A MP acabou representando uma das maiores derrotas do governo Lula. Aprovada na Câmara, foi derrotada pela oposição no Senado. Mas o Supremo Tribunal Federal (STF) decidiu que somente o governo federal poderia autorizar o funcionamento de bingos.

O escândalo Waldomiro motivou o pedido de criação da CPI dos Bingos, instalada em 2005 por determinação do STF. Acabou ganhando o apelido de "CPI do fim do mundo", porque abriu muito o foco das investigações. No fim, propôs o indiciamento de 79 pessoas e sugeriu projetos disciplinando o jogo no Brasil.

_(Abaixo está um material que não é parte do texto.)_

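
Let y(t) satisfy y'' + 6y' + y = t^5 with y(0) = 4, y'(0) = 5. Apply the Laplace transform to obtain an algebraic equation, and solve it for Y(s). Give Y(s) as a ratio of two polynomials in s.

Y(s) = (4*s^7 + 29*s^6 + 120)/(s^8 + 6*s^7 + s^6)

Apply the Laplace transform to the equation.
With L{y''} = s^2 Y - s·y(0) - y'(0) and L{y'} = sY - y(0), with y(0) = 4, y'(0) = 5: the LHS transforms to (s^2 + 6*s + 1)Y - (4*s + 29).
The right side is L{t^5} = 120/s^6.
So (s^2 + 6*s + 1)Y = 120/s^6 + (4*s + 29).
Isolate Y and clear denominators.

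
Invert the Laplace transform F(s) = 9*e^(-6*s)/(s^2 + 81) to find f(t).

f(t) = Heaviside(t - 6)*(sin(9*t - 54))

The factor e^(-6s) signals a time shift by c = 6 (second shifting theorem).
L{sin(9t)} = 9/(s^2 + 81), so L^-1{9/(s^2 + 81)} = sin(9*t).
Hence the inverse is u(t - 6) times that function evaluated at t - 6.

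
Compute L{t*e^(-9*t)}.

L{e^(-9t)} = 1/(s + 9).
Then apply L{t·g(t)} = -d/ds[H(s)] with H(s) = 1/(s + 9):
differentiating 1 time and applying the sign gives (s + 9)^(-2).

(s + 9)^(-2)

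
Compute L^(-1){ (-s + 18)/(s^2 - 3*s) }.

5*exp(3*t) - 6

Factor the denominator: s^2 - 3*s = s*(s - 3).
Partial fraction decomposition gives [-6/s] + [5/(s - 3)].
Invert each term: -6/(s - 0) ↔ -6e^(0t); 5/(s - 3) ↔ 5e^(3t).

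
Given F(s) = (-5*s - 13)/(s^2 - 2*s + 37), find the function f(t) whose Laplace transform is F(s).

f(t) = -3*exp(t)*sin(6*t) - 5*exp(t)*cos(6*t)

Complete the square in the denominator: s^2 - 2*s + 37 = (s - 1)^2 + 6^2.
Split the numerator to match: -5*s - 13 = -5·(s - 1) - 3·6.
Invert each term: -5·(s - 1)/((s - 1)^2 + 36) ↔ -5e^(t)cos(6t); -3·6/((s - 1)^2 + 36) ↔ -3e^(t)sin(6t).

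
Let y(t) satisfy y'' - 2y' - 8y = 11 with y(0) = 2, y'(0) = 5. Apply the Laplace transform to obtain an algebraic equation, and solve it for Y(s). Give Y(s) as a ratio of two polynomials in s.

Y(s) = (2*s^2 + s + 11)/(s^3 - 2*s^2 - 8*s)

Apply the Laplace transform to the equation.
The derivative rules (L{y''} = s^2 Y - s·y(0) - y'(0) and L{y'} = sY - y(0), with y(0) = 2, y'(0) = 5) turn the left side into (s^2 - 2*s - 8)Y - (2*s + 1).
The right side is L{11} = 11/s.
So (s^2 - 2*s - 8)Y = 11/s + (2*s + 1).
Isolate Y and clear denominators.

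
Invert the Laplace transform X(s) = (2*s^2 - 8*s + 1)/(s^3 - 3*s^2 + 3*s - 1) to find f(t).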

Em 2007, enquanto o Planalto dizia que não tentaria legalizar os bingos, Lula transferia ao Congresso a responsabilidade pela aprovação de legislação sobre a atividade, para evitar o que chamou de "indústria das liminares", com as quais grande parte dos bingos conseguia reabrir. Em março de 2008, pressionado por forte lobby, o governo voltou a discutir a ideia. O assunto foi conduzido pelo ministro das Relações Institucionais, José Múcio Monteiro. Um dos principais defensores do jogo é o deputado Paulinho Pereira (PDT-SP), presidente da Força Sindical, que por várias vezes mobilizou ex-funcionários de bingos em passeatas pelo país.

O jogo, proibido pela primeira vez no país em 1946 por decreto-lei do presidente Eurico Gaspar Dutra, foi readmitido pela Lei Zico (Lei 8672/93).